The lift door opened, and as per habit, I climbed up one flight of stairs to the floor my house was in. I noticed outside our flat that my mother stocked up a lot more plants than usual, and the shoe rack was no longer there. Wow, the time she saved picking me up from school really did wonders for my Mum’s efficiency. I reached the door to my house and knocked, calling out to my mother at the same time (back then, I was too short to reach the doorbell).

There was no answer. I knocked on the door again and called out to my mother, louder this time.

Still no one. I knocked again, this time shouting obnoxiously at the door.

This time, the door opened. A Malay woman stood behind the gate, looking down at me quizzically.

I stood there, staring back at the strange woman with dark skin and brown batik frock that was supposed to be my mother. We both froze, eyes locked for a good 3 seconds. Then I started to cry.

The Malay woman panicked, opened her gate and stepped out of the house, crouching down to pat me on my shoulder in a vain effort to calm me down. “Adoi! Poor boy! Why are you crying? Are you lost? Where you stay?”

In between sobs, I told her she wasn’t my mother and where’s my mother and this isn’t my house and my house is on the 22nd floor and I’m on the 22nd floor and this isn’t my house and she wasn’t my mother and I wanted my mother.

“Alamak! Silly boy,” she said, “This is the 20th floor!”

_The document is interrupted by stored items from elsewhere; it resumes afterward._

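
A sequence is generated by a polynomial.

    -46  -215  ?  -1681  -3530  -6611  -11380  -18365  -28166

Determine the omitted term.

-680

Using the last 6 terms:
First differences: -1849, -3081, -4769, -6985, -9801
Second differences: -1232, -1688, -2216, -2816
Third differences: -456, -528, -600
Fourth differences: -72, -72
Constant fourth difference = -72.
Extend backward: -456 + 72 = -384;  -1232 + 384 = -848;  -1849 + 848 = -1001;  -1681 + 1001 = -680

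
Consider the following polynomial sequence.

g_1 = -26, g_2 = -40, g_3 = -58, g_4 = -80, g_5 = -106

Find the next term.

-136

First differences: -14  -18  -22  -26
Second differences: -4  -4  -4
Constant second difference = -4, so extend:
-26 − 4 = -30;  -106 − 30 = -136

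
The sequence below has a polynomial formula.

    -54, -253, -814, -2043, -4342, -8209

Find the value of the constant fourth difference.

-96

D1: -199, -561, -1229, -2299, -3867
D2: -362, -668, -1070, -1568
D3: -306, -402, -498
D4: -96, -96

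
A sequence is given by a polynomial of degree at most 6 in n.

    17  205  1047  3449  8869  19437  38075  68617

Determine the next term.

115929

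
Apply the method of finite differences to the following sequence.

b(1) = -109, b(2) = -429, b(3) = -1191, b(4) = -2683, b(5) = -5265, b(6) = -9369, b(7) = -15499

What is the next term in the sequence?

-24231

D1: -320 , -762 , -1492 , -2582 , -4104 , -6130
D2: -442 , -730 , -1090 , -1522 , -2026
D3: -288 , -360 , -432 , -504
D4: -72 , -72 , -72
Fourth differences constant at -72.
-504 − 72 = -576;  -2026 − 576 = -2602;  -6130 − 2602 = -8732;  -15499 − 8732 = -24231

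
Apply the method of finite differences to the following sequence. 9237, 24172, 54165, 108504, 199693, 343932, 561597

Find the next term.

D1: 14935 , 29993 , 54339 , 91189 , 144239 , 217665
D2: 15058 , 24346 , 36850 , 53050 , 73426
D3: 9288 , 12504 , 16200 , 20376
D4: 3216 , 3696 , 4176
D5: 480 , 480
The fifth differences are constant (480).
4176 + 480 = 4656;  20376 + 4656 = 25032;  73426 + 25032 = 98458;  217665 + 98458 = 316123;  561597 + 316123 = 877720

877720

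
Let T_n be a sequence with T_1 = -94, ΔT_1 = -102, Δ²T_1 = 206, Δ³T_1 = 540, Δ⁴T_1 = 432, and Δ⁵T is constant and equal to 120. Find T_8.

Build the table forward from the leading diagonal:
Fifth differences: 120, 120, 120, 120, 120, 120, 120, 120
Fourth differences: 432, 552, 672, 792, 912, 1032, 1152, 1272
Third differences: 540, 972, 1524, 2196, 2988, 3900, 4932, 6084
Second differences: 206, 746, 1718, 3242, 5438, 8426, 12326, 17258
First differences: -102, 104, 850, 2568, 5810, 11248, 19674, 32000
T: -94, -196, -92, 758, 3326, 9136, 20384, 40058

40058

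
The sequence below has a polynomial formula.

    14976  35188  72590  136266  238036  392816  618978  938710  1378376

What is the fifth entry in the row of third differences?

22188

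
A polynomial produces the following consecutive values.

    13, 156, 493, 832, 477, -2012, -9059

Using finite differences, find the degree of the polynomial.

5

Δ: 143, 337, 339, -355, -2489, -7047
Δ²: 194, 2, -694, -2134, -4558
Δ³: -192, -696, -1440, -2424
Δ⁴: -504, -744, -984
Δ⁵: -240, -240
The fifth differences are constant, so the polynomial has degree 5.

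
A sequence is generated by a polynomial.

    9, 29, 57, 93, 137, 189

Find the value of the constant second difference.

D1: 20, 28, 36, 44, 52
D2: 8, 8, 8, 8

8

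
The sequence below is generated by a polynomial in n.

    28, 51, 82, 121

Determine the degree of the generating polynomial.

2

First differences: 23, 31, 39
Second differences: 8, 8
The second differences are constant, so the polynomial has degree 2.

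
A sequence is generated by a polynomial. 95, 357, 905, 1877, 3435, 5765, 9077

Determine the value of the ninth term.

262, 548, 972, 1558, 2330, 3312
286, 424, 586, 772, 982
138, 162, 186, 210
24, 24, 24
Constant fourth difference = 24, so extend:
210 + 24 = 234;  982 + 234 = 1216;  3312 + 1216 = 4528;  9077 + 4528 = 13605
234 + 24 = 258;  1216 + 258 = 1474;  4528 + 1474 = 6002;  13605 + 6002 = 19607

19607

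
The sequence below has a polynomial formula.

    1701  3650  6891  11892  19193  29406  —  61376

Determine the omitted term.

Using the first 6 terms:
1949, 3241, 5001, 7301, 10213
1292, 1760, 2300, 2912
468, 540, 612
72, 72
Constant fourth difference = 72.
Extend forward: 612 + 72 = 684;  2912 + 684 = 3596;  10213 + 3596 = 13809;  29406 + 13809 = 43215

43215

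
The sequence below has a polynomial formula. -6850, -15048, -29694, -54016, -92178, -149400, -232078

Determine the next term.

First differences: -8198, -14646, -24322, -38162, -57222, -82678
Second differences: -6448, -9676, -13840, -19060, -25456
Third differences: -3228, -4164, -5220, -6396
Fourth differences: -936, -1056, -1176
Fifth differences: -120, -120
Fifth differences constant at -120.
-1176 − 120 = -1296;  -6396 − 1296 = -7692;  -25456 − 7692 = -33148;  -82678 − 33148 = -115826;  -232078 − 115826 = -347904

-347904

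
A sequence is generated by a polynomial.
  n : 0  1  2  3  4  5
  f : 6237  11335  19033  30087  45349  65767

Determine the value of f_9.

221319

Δ: 5098, 7698, 11054, 15262, 20418
Δ²: 2600, 3356, 4208, 5156
Δ³: 756, 852, 948
Δ⁴: 96, 96
The fourth differences are constant (96).
948 + 96 = 1044;  5156 + 1044 = 6200;  20418 + 6200 = 26618;  65767 + 26618 = 92385
1044 + 96 = 1140;  6200 + 1140 = 7340;  26618 + 7340 = 33958;  92385 + 33958 = 126343
1140 + 96 = 1236;  7340 + 1236 = 8576;  33958 + 8576 = 42534;  126343 + 42534 = 168877
1236 + 96 = 1332;  8576 + 1332 = 9908;  42534 + 9908 = 52442;  168877 + 52442 = 221319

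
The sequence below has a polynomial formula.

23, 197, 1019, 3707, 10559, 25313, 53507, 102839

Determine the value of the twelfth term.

761267

First differences: 174 , 822 , 2688 , 6852 , 14754 , 28194 , 49332
Second differences: 648 , 1866 , 4164 , 7902 , 13440 , 21138
Third differences: 1218 , 2298 , 3738 , 5538 , 7698
Fourth differences: 1080 , 1440 , 1800 , 2160
Fifth differences: 360 , 360 , 360
The fifth differences are constant (360).
2160 + 360 = 2520;  7698 + 2520 = 10218;  21138 + 10218 = 31356;  49332 + 31356 = 80688;  102839 + 80688 = 183527
2520 + 360 = 2880;  10218 + 2880 = 13098;  31356 + 13098 = 44454;  80688 + 44454 = 125142;  183527 + 125142 = 308669
2880 + 360 = 3240;  13098 + 3240 = 16338;  44454 + 16338 = 60792;  125142 + 60792 = 185934;  308669 + 185934 = 494603
3240 + 360 = 3600;  16338 + 3600 = 19938;  60792 + 19938 = 80730;  185934 + 80730 = 266664;  494603 + 266664 = 761267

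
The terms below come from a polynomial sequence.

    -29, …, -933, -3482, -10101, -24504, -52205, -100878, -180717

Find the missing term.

Using the last 7 terms:
-2549, -6619, -14403, -27701, -48673, -79839
-4070, -7784, -13298, -20972, -31166
-3714, -5514, -7674, -10194
-1800, -2160, -2520
-360, -360
Constant fifth difference = -360.
Extend backward: -1800 + 360 = -1440;  -3714 + 1440 = -2274;  -4070 + 2274 = -1796;  -2549 + 1796 = -753;  -933 + 753 = -180

-180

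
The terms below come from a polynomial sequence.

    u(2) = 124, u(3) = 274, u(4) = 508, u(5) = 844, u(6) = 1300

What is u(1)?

D1: 150  234  336  456
D2: 84  102  120
D3: 18  18
The third differences are constant at 18.
Work back: 84 − 18 = 66;  150 − 66 = 84;  124 − 84 = 40

40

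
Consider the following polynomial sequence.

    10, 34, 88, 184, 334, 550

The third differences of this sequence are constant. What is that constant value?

12

First differences: 24, 54, 96, 150, 216
Second differences: 30, 42, 54, 66
Third differences: 12, 12, 12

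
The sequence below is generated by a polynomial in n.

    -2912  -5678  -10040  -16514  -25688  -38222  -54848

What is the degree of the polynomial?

D1: -2766, -4362, -6474, -9174, -12534, -16626
D2: -1596, -2112, -2700, -3360, -4092
D3: -516, -588, -660, -732
D4: -72, -72, -72
The fourth differences are constant, so the polynomial has degree 4.

4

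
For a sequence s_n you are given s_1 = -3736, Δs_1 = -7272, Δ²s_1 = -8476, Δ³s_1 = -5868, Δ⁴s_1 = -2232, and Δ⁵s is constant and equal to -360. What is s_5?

Build the table forward from the leading diagonal:
Δ⁵: -360  -360  -360  -360  -360
Δ⁴: -2232  -2592  -2952  -3312  -3672
Δ³: -5868  -8100  -10692  -13644  -16956
Δ²: -8476  -14344  -22444  -33136  -46780
Δ: -7272  -15748  -30092  -52536  -85672
s: -3736  -11008  -26756  -56848  -109384

-109384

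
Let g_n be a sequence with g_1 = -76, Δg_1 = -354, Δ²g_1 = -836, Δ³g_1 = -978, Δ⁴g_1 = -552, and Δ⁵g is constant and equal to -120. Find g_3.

-1620

Build the table forward from the leading diagonal:
Δ⁵: -120, -120, -120
Δ⁴: -552, -672, -792
Δ³: -978, -1530, -2202
Δ²: -836, -1814, -3344
Δ: -354, -1190, -3004
g: -76, -430, -1620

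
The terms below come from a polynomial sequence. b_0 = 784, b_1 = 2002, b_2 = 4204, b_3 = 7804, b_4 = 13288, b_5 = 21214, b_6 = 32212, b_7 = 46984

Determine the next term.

1218, 2202, 3600, 5484, 7926, 10998, 14772
984, 1398, 1884, 2442, 3072, 3774
414, 486, 558, 630, 702
72, 72, 72, 72
Fourth differences constant at 72.
702 + 72 = 774;  3774 + 774 = 4548;  14772 + 4548 = 19320;  46984 + 19320 = 66304

66304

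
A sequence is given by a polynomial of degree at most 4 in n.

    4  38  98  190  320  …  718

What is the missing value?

494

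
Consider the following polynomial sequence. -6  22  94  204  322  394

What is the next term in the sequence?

First differences: 28  72  110  118  72
Second differences: 44  38  8  -46
Third differences: -6  -30  -54
Fourth differences: -24  -24
Fourth differences constant at -24.
-54 − 24 = -78;  -46 − 78 = -124;  72 − 124 = -52;  394 − 52 = 342

342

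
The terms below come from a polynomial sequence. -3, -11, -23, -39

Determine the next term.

Δ: -8, -12, -16
Δ²: -4, -4
The second differences are constant (-4).
-16 − 4 = -20;  -39 − 20 = -59

-59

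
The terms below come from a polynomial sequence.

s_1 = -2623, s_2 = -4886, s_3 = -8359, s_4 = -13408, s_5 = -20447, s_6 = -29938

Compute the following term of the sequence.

-42391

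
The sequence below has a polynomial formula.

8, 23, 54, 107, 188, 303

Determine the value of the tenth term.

15 , 31 , 53 , 81 , 115
16 , 22 , 28 , 34
6 , 6 , 6
Third differences constant at 6.
34 + 6 = 40;  115 + 40 = 155;  303 + 155 = 458
40 + 6 = 46;  155 + 46 = 201;  458 + 201 = 659
46 + 6 = 52;  201 + 52 = 253;  659 + 253 = 912
52 + 6 = 58;  253 + 58 = 311;  912 + 311 = 1223

1223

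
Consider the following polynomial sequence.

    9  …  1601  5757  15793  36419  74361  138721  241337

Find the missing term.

271

Using the last 7 terms:
4156, 10036, 20626, 37942, 64360, 102616
5880, 10590, 17316, 26418, 38256
4710, 6726, 9102, 11838
2016, 2376, 2736
360, 360
Constant fifth difference = 360.
Extend backward: 2016 − 360 = 1656;  4710 − 1656 = 3054;  5880 − 3054 = 2826;  4156 − 2826 = 1330;  1601 − 1330 = 271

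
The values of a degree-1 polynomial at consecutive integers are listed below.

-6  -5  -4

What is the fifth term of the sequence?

1, 1
The first differences are constant (1).
-4 + 1 = -3
-3 + 1 = -2

-2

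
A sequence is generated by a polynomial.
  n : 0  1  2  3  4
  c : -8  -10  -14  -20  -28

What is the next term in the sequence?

-38

First differences: -2, -4, -6, -8
Second differences: -2, -2, -2
The second differences are constant (-2).
-8 − 2 = -10;  -28 − 10 = -38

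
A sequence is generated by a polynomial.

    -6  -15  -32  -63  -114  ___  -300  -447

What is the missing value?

Using the first 5 terms:
First differences: -9  -17  -31  -51
Second differences: -8  -14  -20
Third differences: -6  -6
Constant third difference = -6.
Extend forward: -20 − 6 = -26;  -51 − 26 = -77;  -114 − 77 = -191

-191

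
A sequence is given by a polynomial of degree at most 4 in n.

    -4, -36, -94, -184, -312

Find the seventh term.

-706

First differences: -32 , -58 , -90 , -128
Second differences: -26 , -32 , -38
Third differences: -6 , -6
Third differences constant at -6.
-38 − 6 = -44;  -128 − 44 = -172;  -312 − 172 = -484
-44 − 6 = -50;  -172 − 50 = -222;  -484 − 222 = -706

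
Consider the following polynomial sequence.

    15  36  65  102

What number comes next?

First differences: 21, 29, 37
Second differences: 8, 8
Constant second difference = 8, so extend:
37 + 8 = 45;  102 + 45 = 147

147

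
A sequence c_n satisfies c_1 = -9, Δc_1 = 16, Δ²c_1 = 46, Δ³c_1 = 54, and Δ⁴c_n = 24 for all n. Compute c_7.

Build the table forward from the leading diagonal:
D4: 24, 24, 24, 24, 24, 24, 24
D3: 54, 78, 102, 126, 150, 174, 198
D2: 46, 100, 178, 280, 406, 556, 730
D1: 16, 62, 162, 340, 620, 1026, 1582
c: -9, 7, 69, 231, 571, 1191, 2217

2217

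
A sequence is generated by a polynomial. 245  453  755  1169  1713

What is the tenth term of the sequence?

First differences: 208, 302, 414, 544
Second differences: 94, 112, 130
Third differences: 18, 18
Constant third difference = 18, so extend:
130 + 18 = 148;  544 + 148 = 692;  1713 + 692 = 2405
148 + 18 = 166;  692 + 166 = 858;  2405 + 858 = 3263
166 + 18 = 184;  858 + 184 = 1042;  3263 + 1042 = 4305
184 + 18 = 202;  1042 + 202 = 1244;  4305 + 1244 = 5549
202 + 18 = 220;  1244 + 220 = 1464;  5549 + 1464 = 7013

7013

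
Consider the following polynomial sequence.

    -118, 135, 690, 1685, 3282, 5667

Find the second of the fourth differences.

24

Δ: 253, 555, 995, 1597, 2385
Δ²: 302, 440, 602, 788
Δ³: 138, 162, 186
Δ⁴: 24, 24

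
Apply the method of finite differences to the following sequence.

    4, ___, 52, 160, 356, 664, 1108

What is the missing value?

8

Using the last 5 terms:
Δ: 108  196  308  444
Δ²: 88  112  136
Δ³: 24  24
Constant third difference = 24.
Extend backward: 88 − 24 = 64;  108 − 64 = 44;  52 − 44 = 8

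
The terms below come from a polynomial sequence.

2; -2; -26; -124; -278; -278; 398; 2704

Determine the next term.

First differences: -4, -24, -98, -154, 0, 676, 2306
Second differences: -20, -74, -56, 154, 676, 1630
Third differences: -54, 18, 210, 522, 954
Fourth differences: 72, 192, 312, 432
Fifth differences: 120, 120, 120
The fifth differences are constant (120).
432 + 120 = 552;  954 + 552 = 1506;  1630 + 1506 = 3136;  2306 + 3136 = 5442;  2704 + 5442 = 8146

8146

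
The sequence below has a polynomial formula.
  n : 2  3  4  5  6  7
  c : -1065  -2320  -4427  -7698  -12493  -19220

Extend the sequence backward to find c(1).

-398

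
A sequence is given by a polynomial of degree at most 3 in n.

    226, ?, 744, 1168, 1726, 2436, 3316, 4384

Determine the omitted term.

436

Using the last 6 terms:
D1: 424  558  710  880  1068
D2: 134  152  170  188
D3: 18  18  18
Constant third difference = 18.
Extend backward: 134 − 18 = 116;  424 − 116 = 308;  744 − 308 = 436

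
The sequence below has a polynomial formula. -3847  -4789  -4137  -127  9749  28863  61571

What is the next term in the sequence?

-942, 652, 4010, 9876, 19114, 32708
1594, 3358, 5866, 9238, 13594
1764, 2508, 3372, 4356
744, 864, 984
120, 120
Fifth differences constant at 120.
984 + 120 = 1104;  4356 + 1104 = 5460;  13594 + 5460 = 19054;  32708 + 19054 = 51762;  61571 + 51762 = 113333

113333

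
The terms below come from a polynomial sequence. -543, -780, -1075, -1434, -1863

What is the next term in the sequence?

Δ: -237, -295, -359, -429
Δ²: -58, -64, -70
Δ³: -6, -6
Constant third difference = -6, so extend:
-70 − 6 = -76;  -429 − 76 = -505;  -1863 − 505 = -2368

-2368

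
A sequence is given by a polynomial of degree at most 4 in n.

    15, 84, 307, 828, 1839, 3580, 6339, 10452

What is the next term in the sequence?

16303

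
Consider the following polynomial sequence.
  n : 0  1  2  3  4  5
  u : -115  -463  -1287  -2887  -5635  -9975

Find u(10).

-76135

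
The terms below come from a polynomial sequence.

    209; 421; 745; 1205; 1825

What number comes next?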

She put on her slippers and led me up the 2 flights of stairs to the correct floor, where she helped me ring the doorbell and handed this sobbing little idiot back to his rightful owner.

Later on, I learnt that the 2 lifts in my block serve different floors. I also learnt to look at the wall sign indicating which floor I was on before proceeding. And finally, I learnt that if I notice a lot more plants than usual at my front entrance, it’s probably not because my mother was working harder than usual at her gardening skills, and it probably wasn’t my house in the first place.